CVE-2024-9137

Name of the Vulnerable Software and Affected Versions Moxa EDR-8010 versions (affected versions not specified) Moxa EDR-G9004 versions (affected versions not specified) Moxa EDR-G9010 versions (affected versions not specified) Moxa EDR-G1002-BP versions (affected versions not specified) Moxa NAT-102 OnCell G4302-LTE4 versions (affected versions not specified) Moxa TN-4900 versions (affected versions not specified)

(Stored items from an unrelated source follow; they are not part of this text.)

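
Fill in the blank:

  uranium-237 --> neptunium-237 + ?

beta-minus particle

Conserve mass number: 237 = 237 + A, so A = 0.
Conserve atomic number: 92 = 93 + Z, so Z = -1.
A = 0 and Z = -1 is e⁻ — a beta-minus particle.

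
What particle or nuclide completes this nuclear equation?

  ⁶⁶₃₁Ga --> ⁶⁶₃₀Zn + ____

positron

Conserve mass number: 66 = 66 + A, so A = 0.
Conserve atomic number: 31 = 30 + Z, so Z = 1.
A = 0 and Z = 1 is ⁰₁e — a positron.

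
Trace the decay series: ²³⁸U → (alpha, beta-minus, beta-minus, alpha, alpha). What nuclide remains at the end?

Start: (A, Z) = (238, 92).
After α: (234, 90).
After β⁻: (234, 91).
After β⁻: (234, 92).
After α: (230, 90).
After α: (226, 88).
Z = 88 is radium.

Ra-226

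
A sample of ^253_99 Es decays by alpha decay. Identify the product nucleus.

Alpha decay: mass number changes by -4, atomic number by -2.
A: 253 − 4 = 249; Z: 99 − 2 = 97.
Z = 97 is berkelium, so the daughter is ^249_97 Bk.

Bk-249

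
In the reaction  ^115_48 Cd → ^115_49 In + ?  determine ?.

Conserve mass number: 115 = 115 + A, so A = 0.
Conserve atomic number: 48 = 49 + Z, so Z = -1.
A = 0 and Z = -1 is ^0_-1 e — a beta-minus particle.

beta-minus particle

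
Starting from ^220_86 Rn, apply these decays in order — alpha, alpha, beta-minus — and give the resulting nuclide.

Start: (A, Z) = (220, 86).
After α: (216, 84).
After α: (212, 82).
After β⁻: (212, 83).
Z = 83 is bismuth.

Bi-212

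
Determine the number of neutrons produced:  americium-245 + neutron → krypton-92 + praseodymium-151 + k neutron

3

Conserve mass number: 246 = 92 + 151 + k, so k = 246 − 243 = 3.
Check atomic number: 95 = 36 + 59 + 0 = 95. ✓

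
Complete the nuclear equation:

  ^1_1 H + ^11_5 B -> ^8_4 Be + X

alpha particle

Conserve mass number: 1 + 11 = 8 + A, so A = 4.
Conserve atomic number: 1 + 5 = 4 + Z, so Z = 2.
A = 4 and Z = 2 is ^4_2 He — an alpha particle.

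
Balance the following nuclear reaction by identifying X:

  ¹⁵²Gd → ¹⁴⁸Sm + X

Conserve mass number: 152 = 148 + A, so A = 4.
Conserve atomic number: 64 = 62 + Z, so Z = 2.
A = 4 and Z = 2 is ⁴He — an alpha particle.

alpha particle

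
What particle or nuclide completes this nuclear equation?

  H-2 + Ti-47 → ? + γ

Conserve mass number: 2 + 47 = A + 0, so A = 49.
Conserve atomic number: 1 + 22 = Z + 0, so Z = 23.
Z = 23 is vanadium, so the species is V-49.

V-49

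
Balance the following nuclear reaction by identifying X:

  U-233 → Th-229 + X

Conserve mass number: 233 = 229 + A, so A = 4.
Conserve atomic number: 92 = 90 + Z, so Z = 2.
A = 4 and Z = 2 is He-4 — an alpha particle.

alpha particle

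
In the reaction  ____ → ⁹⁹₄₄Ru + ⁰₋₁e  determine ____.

Conserve mass number: A = 99 + 0, so A = 99.
Conserve atomic number: Z = 44 − 1, so Z = 43.
Z = 43 is technetium, so the species is ⁹⁹₄₃Tc.

Tc-99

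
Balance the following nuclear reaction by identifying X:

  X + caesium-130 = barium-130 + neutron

proton

Conserve mass number: A + 130 = 130 + 1, so A = 1.
Conserve atomic number: Z + 55 = 56 + 0, so Z = 1.
A = 1 and Z = 1 is hydrogen-1 — a proton.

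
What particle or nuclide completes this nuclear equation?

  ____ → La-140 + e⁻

Ba-140

Conserve mass number: A = 140 + 0, so A = 140.
Conserve atomic number: Z = 57 − 1, so Z = 56.
Z = 56 is barium, so the species is Ba-140.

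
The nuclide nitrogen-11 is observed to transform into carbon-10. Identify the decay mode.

ΔA = 10 − 11 = -1; ΔZ = 6 − 7 = -1.
A drops by 1 and Z drops by 1 — a proton was emitted.

proton emission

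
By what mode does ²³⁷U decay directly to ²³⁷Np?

beta-minus decay

ΔA = 237 − 237 = 0; ΔZ = 93 − 92 = +1.
A is unchanged and Z rises by 1 — a neutron has become a proton (β⁻ decay).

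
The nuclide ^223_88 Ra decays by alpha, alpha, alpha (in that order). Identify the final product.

Pb-211

Start: (A, Z) = (223, 88).
After α: (219, 86).
After α: (215, 84).
After α: (211, 82).
Z = 82 is lead.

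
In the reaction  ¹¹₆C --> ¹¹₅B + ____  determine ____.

Conserve mass number: 11 = 11 + A, so A = 0.
Conserve atomic number: 6 = 5 + Z, so Z = 1.
A = 0 and Z = 1 is ⁰₁e — a positron.

positron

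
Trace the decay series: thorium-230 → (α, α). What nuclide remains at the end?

Start: (A, Z) = (230, 90).
After α: (226, 88).
After α: (222, 86).
Z = 86 is radon.

Rn-222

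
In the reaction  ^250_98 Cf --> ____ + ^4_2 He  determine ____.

Conserve mass number: 250 = A + 4, so A = 246.
Conserve atomic number: 98 = Z + 2, so Z = 96.
Z = 96 is curium, so the species is ^246_96 Cm.

Cm-246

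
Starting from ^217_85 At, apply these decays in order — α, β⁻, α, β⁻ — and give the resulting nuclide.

Bi-209

Start: (A, Z) = (217, 85).
After α: (213, 83).
After β⁻: (213, 84).
After α: (209, 82).
After β⁻: (209, 83).
Z = 83 is bismuth.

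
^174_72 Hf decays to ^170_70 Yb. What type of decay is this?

alpha decay

ΔA = 170 − 174 = -4; ΔZ = 70 − 72 = -2.
A drops by 4 and Z drops by 2 — the signature of alpha emission.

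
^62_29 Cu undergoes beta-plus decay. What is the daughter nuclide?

Beta-plus decay: mass number changes by +0, atomic number by -1.
A: 62 = 62; Z: 29 − 1 = 28.
Z = 28 is nickel, so the daughter is ^62_28 Ni.

Ni-62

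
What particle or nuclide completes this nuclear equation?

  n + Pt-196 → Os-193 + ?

Conserve mass number: 1 + 196 = 193 + A, so A = 4.
Conserve atomic number: 0 + 78 = 76 + Z, so Z = 2.
A = 4 and Z = 2 is He-4 — an alpha particle.

alpha particle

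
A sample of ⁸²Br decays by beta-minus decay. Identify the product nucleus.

Beta-minus decay: mass number changes by +0, atomic number by +1.
A: 82 = 82; Z: 35 + 1 = 36.
Z = 36 is krypton, so the daughter is ⁸²Kr.

Kr-82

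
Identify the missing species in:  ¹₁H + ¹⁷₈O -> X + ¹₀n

F-17

Conserve mass number: 1 + 17 = A + 1, so A = 17.
Conserve atomic number: 1 + 8 = Z + 0, so Z = 9.
Z = 9 is fluorine, so the species is ¹⁷₉F.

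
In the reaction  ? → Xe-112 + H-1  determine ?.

Cs-113

Conserve mass number: A = 112 + 1, so A = 113.
Conserve atomic number: Z = 54 + 1, so Z = 55.
Z = 55 is caesium, so the species is Cs-113.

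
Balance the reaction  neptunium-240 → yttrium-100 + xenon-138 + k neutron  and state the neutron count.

Conserve mass number: 240 = 100 + 138 + k, so k = 240 − 238 = 2.
Check atomic number: 93 = 39 + 54 + 0 = 93. ✓

2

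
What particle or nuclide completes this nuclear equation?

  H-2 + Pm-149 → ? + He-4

Nd-147

Conserve mass number: 2 + 149 = A + 4, so A = 147.
Conserve atomic number: 1 + 61 = Z + 2, so Z = 60.
Z = 60 is neodymium, so the species is Nd-147.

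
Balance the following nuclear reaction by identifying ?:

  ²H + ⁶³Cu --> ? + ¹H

Cu-64

Conserve mass number: 2 + 63 = A + 1, so A = 64.
Conserve atomic number: 1 + 29 = Z + 1, so Z = 29.
Z = 29 is copper, so the species is ⁶⁴Cu.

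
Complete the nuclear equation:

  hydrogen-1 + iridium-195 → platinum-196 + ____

Conserve mass number: 1 + 195 = 196 + A, so A = 0.
Conserve atomic number: 1 + 77 = 78 + Z, so Z = 0.
A = 0 and Z = 0 is γ — a gamma ray.

gamma ray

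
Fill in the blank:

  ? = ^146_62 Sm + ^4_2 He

Gd-150

Conserve mass number: A = 146 + 4, so A = 150.
Conserve atomic number: Z = 62 + 2, so Z = 64.
Z = 64 is gadolinium, so the species is ^150_64 Gd.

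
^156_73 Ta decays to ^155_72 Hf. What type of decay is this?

ΔA = 155 − 156 = -1; ΔZ = 72 − 73 = -1.
A drops by 1 and Z drops by 1 — a proton was emitted.

proton emission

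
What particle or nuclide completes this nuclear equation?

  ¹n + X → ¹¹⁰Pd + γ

Pd-109

Conserve mass number: 1 + A = 110 + 0, so A = 109.
Conserve atomic number: 0 + Z = 46 + 0, so Z = 46.
Z = 46 is palladium, so the species is ¹⁰⁹Pd.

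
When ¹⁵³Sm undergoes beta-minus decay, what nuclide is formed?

Eu-153

Beta-minus decay: mass number changes by +0, atomic number by +1.
A: 153 = 153; Z: 62 + 1 = 63.
Z = 63 is europium, so the daughter is ¹⁵³Eu.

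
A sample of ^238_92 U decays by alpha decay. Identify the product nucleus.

Th-234

Alpha decay: mass number changes by -4, atomic number by -2.
A: 238 − 4 = 234; Z: 92 − 2 = 90.
Z = 90 is thorium, so the daughter is ^234_90 Th.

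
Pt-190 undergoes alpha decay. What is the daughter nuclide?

Alpha decay: mass number changes by -4, atomic number by -2.
A: 190 − 4 = 186; Z: 78 − 2 = 76.
Z = 76 is osmium, so the daughter is Os-186.

Os-186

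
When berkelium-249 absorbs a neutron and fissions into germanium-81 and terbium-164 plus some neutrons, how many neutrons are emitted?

Conserve mass number: 250 = 81 + 164 + k, so k = 250 − 245 = 5.
Check atomic number: 97 = 32 + 65 + 0 = 97. ✓

5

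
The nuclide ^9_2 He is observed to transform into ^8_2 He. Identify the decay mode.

neutron emission

ΔA = 8 − 9 = -1; ΔZ = 2 − 2 = +0.
A drops by 1 with Z unchanged — a neutron was emitted.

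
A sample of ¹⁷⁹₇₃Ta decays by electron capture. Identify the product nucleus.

Electron capture: mass number changes by +0, atomic number by -1.
A: 179 = 179; Z: 73 − 1 = 72.
Z = 72 is hafnium, so the daughter is ¹⁷⁹₇₂Hf.

Hf-179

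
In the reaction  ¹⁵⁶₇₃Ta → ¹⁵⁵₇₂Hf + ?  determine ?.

proton

Conserve mass number: 156 = 155 + A, so A = 1.
Conserve atomic number: 73 = 72 + Z, so Z = 1.
A = 1 and Z = 1 is ¹₁H — a proton.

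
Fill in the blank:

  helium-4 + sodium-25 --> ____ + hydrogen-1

Conserve mass number: 4 + 25 = A + 1, so A = 28.
Conserve atomic number: 2 + 11 = Z + 1, so Z = 12.
Z = 12 is magnesium, so the species is magnesium-28.

Mg-28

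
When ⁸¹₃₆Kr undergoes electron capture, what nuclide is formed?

Br-81

Electron capture: mass number changes by +0, atomic number by -1.
A: 81 = 81; Z: 36 − 1 = 35.
Z = 35 is bromine, so the daughter is ⁸¹₃₅Br.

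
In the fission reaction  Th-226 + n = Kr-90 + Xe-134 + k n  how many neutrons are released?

3

Conserve mass number: 227 = 90 + 134 + k, so k = 227 − 224 = 3.
Check atomic number: 90 = 36 + 54 + 0 = 90. ✓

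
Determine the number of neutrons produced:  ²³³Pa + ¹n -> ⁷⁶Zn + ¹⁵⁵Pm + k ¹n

3

Conserve mass number: 234 = 76 + 155 + k, so k = 234 − 231 = 3.
Check atomic number: 91 = 30 + 61 + 0 = 91. ✓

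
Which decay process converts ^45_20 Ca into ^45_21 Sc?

beta-minus decay

ΔA = 45 − 45 = 0; ΔZ = 21 − 20 = +1.
A is unchanged and Z rises by 1 — a neutron has become a proton (β⁻ decay).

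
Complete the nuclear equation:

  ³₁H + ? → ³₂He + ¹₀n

Conserve mass number: 3 + A = 3 + 1, so A = 1.
Conserve atomic number: 1 + Z = 2 + 0, so Z = 1.
A = 1 and Z = 1 is ¹₁H — a proton.

proton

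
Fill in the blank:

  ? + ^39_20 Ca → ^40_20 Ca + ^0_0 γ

neutron

Conserve mass number: A + 39 = 40 + 0, so A = 1.
Conserve atomic number: Z + 20 = 20 + 0, so Z = 0.
A = 1 and Z = 0 is ^1_0 n — a neutron.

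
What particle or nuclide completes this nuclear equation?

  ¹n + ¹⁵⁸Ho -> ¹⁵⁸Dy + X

proton

Conserve mass number: 1 + 158 = 158 + A, so A = 1.
Conserve atomic number: 0 + 67 = 66 + Z, so Z = 1.
A = 1 and Z = 1 is ¹H — a proton.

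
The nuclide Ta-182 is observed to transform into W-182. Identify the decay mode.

beta-minus decay

ΔA = 182 − 182 = 0; ΔZ = 74 − 73 = +1.
A is unchanged and Z rises by 1 — a neutron has become a proton (β⁻ decay).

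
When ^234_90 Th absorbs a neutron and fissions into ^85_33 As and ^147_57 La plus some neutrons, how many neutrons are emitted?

Conserve mass number: 235 = 85 + 147 + k, so k = 235 − 232 = 3.
Check atomic number: 90 = 33 + 57 + 0 = 90. ✓

3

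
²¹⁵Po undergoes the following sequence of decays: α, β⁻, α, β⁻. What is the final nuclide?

Pb-207

Start: (A, Z) = (215, 84).
After α: (211, 82).
After β⁻: (211, 83).
After α: (207, 81).
After β⁻: (207, 82).
Z = 82 is lead.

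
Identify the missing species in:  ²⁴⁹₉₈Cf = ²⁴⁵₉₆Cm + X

Conserve mass number: 249 = 245 + A, so A = 4.
Conserve atomic number: 98 = 96 + Z, so Z = 2.
A = 4 and Z = 2 is ⁴₂He — an alpha particle.

alpha particle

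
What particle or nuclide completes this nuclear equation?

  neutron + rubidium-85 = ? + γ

Conserve mass number: 1 + 85 = A + 0, so A = 86.
Conserve atomic number: 0 + 37 = Z + 0, so Z = 37.
Z = 37 is rubidium, so the species is rubidium-86.

Rb-86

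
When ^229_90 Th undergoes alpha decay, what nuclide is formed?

Alpha decay: mass number changes by -4, atomic number by -2.
A: 229 − 4 = 225; Z: 90 − 2 = 88.
Z = 88 is radium, so the daughter is ^225_88 Ra.

Ra-225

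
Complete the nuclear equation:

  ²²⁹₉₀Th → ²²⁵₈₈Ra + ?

Conserve mass number: 229 = 225 + A, so A = 4.
Conserve atomic number: 90 = 88 + Z, so Z = 2.
A = 4 and Z = 2 is ⁴₂He — an alpha particle.

alpha particle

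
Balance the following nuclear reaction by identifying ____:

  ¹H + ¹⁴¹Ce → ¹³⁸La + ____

Conserve mass number: 1 + 141 = 138 + A, so A = 4.
Conserve atomic number: 1 + 58 = 57 + Z, so Z = 2.
A = 4 and Z = 2 is ⁴He — an alpha particle.

alpha particle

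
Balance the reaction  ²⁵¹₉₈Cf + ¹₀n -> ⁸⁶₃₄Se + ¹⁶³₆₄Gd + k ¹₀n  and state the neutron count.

3

Conserve mass number: 252 = 86 + 163 + k, so k = 252 − 249 = 3.
Check atomic number: 98 = 34 + 64 + 0 = 98. ✓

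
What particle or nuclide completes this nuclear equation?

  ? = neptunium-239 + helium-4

Am-243

Conserve mass number: A = 239 + 4, so A = 243.
Conserve atomic number: Z = 93 + 2, so Z = 95.
Z = 95 is americium, so the species is americium-243.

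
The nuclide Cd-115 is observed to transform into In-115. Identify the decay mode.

ΔA = 115 − 115 = 0; ΔZ = 49 − 48 = +1.
A is unchanged and Z rises by 1 — a neutron has become a proton (β⁻ decay).

beta-minus decay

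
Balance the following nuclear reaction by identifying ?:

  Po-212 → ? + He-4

Pb-208

Conserve mass number: 212 = A + 4, so A = 208.
Conserve atomic number: 84 = Z + 2, so Z = 82.
Z = 82 is lead, so the species is Pb-208.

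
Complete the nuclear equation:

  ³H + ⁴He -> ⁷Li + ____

Conserve mass number: 3 + 4 = 7 + A, so A = 0.
Conserve atomic number: 1 + 2 = 3 + Z, so Z = 0.
A = 0 and Z = 0 is γ — a gamma ray.

gamma ray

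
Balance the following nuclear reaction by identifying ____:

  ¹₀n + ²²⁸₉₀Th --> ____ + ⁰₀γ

Th-229

Conserve mass number: 1 + 228 = A + 0, so A = 229.
Conserve atomic number: 0 + 90 = Z + 0, so Z = 90.
Z = 90 is thorium, so the species is ²²⁹₉₀Th.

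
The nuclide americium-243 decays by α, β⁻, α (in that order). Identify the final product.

Start: (A, Z) = (243, 95).
After α: (239, 93).
After β⁻: (239, 94).
After α: (235, 92).
Z = 92 is uranium.

U-235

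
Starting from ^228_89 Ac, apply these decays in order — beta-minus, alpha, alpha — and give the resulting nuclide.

Rn-220

Start: (A, Z) = (228, 89).
After β⁻: (228, 90).
After α: (224, 88).
After α: (220, 86).
Z = 86 is radon.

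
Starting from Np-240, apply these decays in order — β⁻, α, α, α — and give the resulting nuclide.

Start: (A, Z) = (240, 93).
After β⁻: (240, 94).
After α: (236, 92).
After α: (232, 90).
After α: (228, 88).
Z = 88 is radium.

Ra-228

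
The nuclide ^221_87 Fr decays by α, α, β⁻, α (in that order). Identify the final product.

Pb-209

Start: (A, Z) = (221, 87).
After α: (217, 85).
After α: (213, 83).
After β⁻: (213, 84).
After α: (209, 82).
Z = 82 is lead.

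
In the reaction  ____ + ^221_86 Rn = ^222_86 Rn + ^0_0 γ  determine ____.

neutron

Conserve mass number: A + 221 = 222 + 0, so A = 1.
Conserve atomic number: Z + 86 = 86 + 0, so Z = 0.
A = 1 and Z = 0 is ^1_0 n — a neutron.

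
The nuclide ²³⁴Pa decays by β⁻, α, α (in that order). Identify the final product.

Ra-226

Start: (A, Z) = (234, 91).
After β⁻: (234, 92).
After α: (230, 90).
After α: (226, 88).
Z = 88 is radium.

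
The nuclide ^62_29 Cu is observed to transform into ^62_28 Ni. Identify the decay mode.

beta-plus decay or electron capture

ΔA = 62 − 62 = 0; ΔZ = 28 − 29 = -1.
A is unchanged and Z drops by 1 — a proton has become a neutron (β⁺ emission or electron capture).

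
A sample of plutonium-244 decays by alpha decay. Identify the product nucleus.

Alpha decay: mass number changes by -4, atomic number by -2.
A: 244 − 4 = 240; Z: 94 − 2 = 92.
Z = 92 is uranium, so the daughter is uranium-240.

U-240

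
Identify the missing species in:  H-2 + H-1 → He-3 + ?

gamma ray

Conserve mass number: 2 + 1 = 3 + A, so A = 0.
Conserve atomic number: 1 + 1 = 2 + Z, so Z = 0.
A = 0 and Z = 0 is γ — a gamma ray.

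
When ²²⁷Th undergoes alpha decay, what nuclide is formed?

Ra-223

Alpha decay: mass number changes by -4, atomic number by -2.
A: 227 − 4 = 223; Z: 90 − 2 = 88.
Z = 88 is radium, so the daughter is ²²³Ra.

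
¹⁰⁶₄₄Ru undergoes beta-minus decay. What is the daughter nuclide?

Rh-106

Beta-minus decay: mass number changes by +0, atomic number by +1.
A: 106 = 106; Z: 44 + 1 = 45.
Z = 45 is rhodium, so the daughter is ¹⁰⁶₄₅Rh.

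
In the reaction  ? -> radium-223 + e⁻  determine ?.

Fr-223

Conserve mass number: A = 223 + 0, so A = 223.
Conserve atomic number: Z = 88 − 1, so Z = 87.
Z = 87 is francium, so the species is francium-223.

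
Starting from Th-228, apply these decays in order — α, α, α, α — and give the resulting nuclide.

Start: (A, Z) = (228, 90).
After α: (224, 88).
After α: (220, 86).
After α: (216, 84).
After α: (212, 82).
Z = 82 is lead.

Pb-212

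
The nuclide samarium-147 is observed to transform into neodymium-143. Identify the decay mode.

ΔA = 143 − 147 = -4; ΔZ = 60 − 62 = -2.
A drops by 4 and Z drops by 2 — the signature of alpha emission.

alpha decay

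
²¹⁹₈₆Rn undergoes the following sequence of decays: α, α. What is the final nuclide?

Start: (A, Z) = (219, 86).
After α: (215, 84).
After α: (211, 82).
Z = 82 is lead.

Pb-211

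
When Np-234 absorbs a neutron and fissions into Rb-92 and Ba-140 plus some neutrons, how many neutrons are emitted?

Conserve mass number: 235 = 92 + 140 + k, so k = 235 − 232 = 3.
Check atomic number: 93 = 37 + 56 + 0 = 93. ✓

3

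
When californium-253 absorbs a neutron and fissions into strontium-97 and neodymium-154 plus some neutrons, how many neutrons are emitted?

3

Conserve mass number: 254 = 97 + 154 + k, so k = 254 − 251 = 3.
Check atomic number: 98 = 38 + 60 + 0 = 98. ✓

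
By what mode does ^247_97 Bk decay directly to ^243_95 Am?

alpha decay

ΔA = 243 − 247 = -4; ΔZ = 95 − 97 = -2.
A drops by 4 and Z drops by 2 — the signature of alpha emission.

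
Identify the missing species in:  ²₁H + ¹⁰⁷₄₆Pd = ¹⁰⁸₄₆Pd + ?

proton

Conserve mass number: 2 + 107 = 108 + A, so A = 1.
Conserve atomic number: 1 + 46 = 46 + Z, so Z = 1.
A = 1 and Z = 1 is ¹₁H — a proton.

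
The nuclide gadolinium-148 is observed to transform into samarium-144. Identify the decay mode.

alpha decay

ΔA = 144 − 148 = -4; ΔZ = 62 − 64 = -2.
A drops by 4 and Z drops by 2 — the signature of alpha emission.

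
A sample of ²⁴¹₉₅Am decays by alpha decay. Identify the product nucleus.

Alpha decay: mass number changes by -4, atomic number by -2.
A: 241 − 4 = 237; Z: 95 − 2 = 93.
Z = 93 is neptunium, so the daughter is ²³⁷₉₃Np.

Np-237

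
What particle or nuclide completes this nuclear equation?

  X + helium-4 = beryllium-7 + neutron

Conserve mass number: A + 4 = 7 + 1, so A = 4.
Conserve atomic number: Z + 2 = 4 + 0, so Z = 2.
A = 4 and Z = 2 is helium-4 — an alpha particle.

alpha particle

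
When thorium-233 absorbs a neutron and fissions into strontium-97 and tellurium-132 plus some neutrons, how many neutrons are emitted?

Conserve mass number: 234 = 97 + 132 + k, so k = 234 − 229 = 5.
Check atomic number: 90 = 38 + 52 + 0 = 90. ✓

5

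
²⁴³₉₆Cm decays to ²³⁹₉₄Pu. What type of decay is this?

ΔA = 239 − 243 = -4; ΔZ = 94 − 96 = -2.
A drops by 4 and Z drops by 2 — the signature of alpha emission.

alpha decay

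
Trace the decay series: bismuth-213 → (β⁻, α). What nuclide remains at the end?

Pb-209

Start: (A, Z) = (213, 83).
After β⁻: (213, 84).
After α: (209, 82).
Z = 82 is lead.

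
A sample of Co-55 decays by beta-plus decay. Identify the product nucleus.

Fe-55

Beta-plus decay: mass number changes by +0, atomic number by -1.
A: 55 = 55; Z: 27 − 1 = 26.
Z = 26 is iron, so the daughter is Fe-55.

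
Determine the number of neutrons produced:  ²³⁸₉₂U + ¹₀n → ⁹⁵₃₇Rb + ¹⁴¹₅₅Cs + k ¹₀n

Conserve mass number: 239 = 95 + 141 + k, so k = 239 − 236 = 3.
Check atomic number: 92 = 37 + 55 + 0 = 92. ✓

3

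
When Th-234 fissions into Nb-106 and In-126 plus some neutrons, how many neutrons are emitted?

Conserve mass number: 234 = 106 + 126 + k, so k = 234 − 232 = 2.
Check atomic number: 90 = 41 + 49 + 0 = 90. ✓

2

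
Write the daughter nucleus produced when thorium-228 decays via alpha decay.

Alpha decay: mass number changes by -4, atomic number by -2.
A: 228 − 4 = 224; Z: 90 − 2 = 88.
Z = 88 is radium, so the daughter is radium-224.

Ra-224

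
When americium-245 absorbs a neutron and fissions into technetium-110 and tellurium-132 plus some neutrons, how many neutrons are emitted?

4

Conserve mass number: 246 = 110 + 132 + k, so k = 246 − 242 = 4.
Check atomic number: 95 = 43 + 52 + 0 = 95. ✓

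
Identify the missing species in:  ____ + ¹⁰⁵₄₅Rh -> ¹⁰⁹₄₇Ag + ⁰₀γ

alpha particle

Conserve mass number: A + 105 = 109 + 0, so A = 4.
Conserve atomic number: Z + 45 = 47 + 0, so Z = 2.
A = 4 and Z = 2 is ⁴₂He — an alpha particle.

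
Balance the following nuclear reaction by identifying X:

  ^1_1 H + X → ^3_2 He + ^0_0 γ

Conserve mass number: 1 + A = 3 + 0, so A = 2.
Conserve atomic number: 1 + Z = 2 + 0, so Z = 1.
A = 2 and Z = 1 is ^2_1 H — a deuteron.

deuteron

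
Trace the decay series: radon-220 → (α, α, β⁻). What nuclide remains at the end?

Start: (A, Z) = (220, 86).
After α: (216, 84).
After α: (212, 82).
After β⁻: (212, 83).
Z = 83 is bismuth.

Bi-212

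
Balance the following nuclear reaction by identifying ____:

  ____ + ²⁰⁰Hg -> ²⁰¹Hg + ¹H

deuteron

Conserve mass number: A + 200 = 201 + 1, so A = 2.
Conserve atomic number: Z + 80 = 80 + 1, so Z = 1.
A = 2 and Z = 1 is ²H — a deuteron.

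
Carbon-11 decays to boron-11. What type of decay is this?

ΔA = 11 − 11 = 0; ΔZ = 5 − 6 = -1.
A is unchanged and Z drops by 1 — a proton has become a neutron (β⁺ emission or electron capture).

beta-plus decay or electron capture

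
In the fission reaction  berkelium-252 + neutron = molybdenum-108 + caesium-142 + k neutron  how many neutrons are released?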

Description The affected product lacks an authentication check when sending commands to the server via the Moxa service. This issue allows an attacker to execute specified commands, potentially leading to unauthorized downloads or uploads of configuration files and system compromise.

Recommendations For Moxa EDR-8010, consider disabling the Moxa service until a patch is available. For Moxa EDR-G9004, restrict access to the Moxa service to minimize the risk of exploitation. For Moxa EDR-G9010, avoid using the Moxa service for critical operations until the issue is resolved. For Moxa EDR-G1002-BP, apply configuration changes to limit the impact of the vulnerability. For Moxa NAT-102 OnCell G4302-LTE4, consider implementing additional security measures to protect against unauthorized access. For Moxa TN-4900, update to a newer version that contains a fix for this issue, if available. At the moment, there is no information about a newer version that contains a fix for this vulnerability.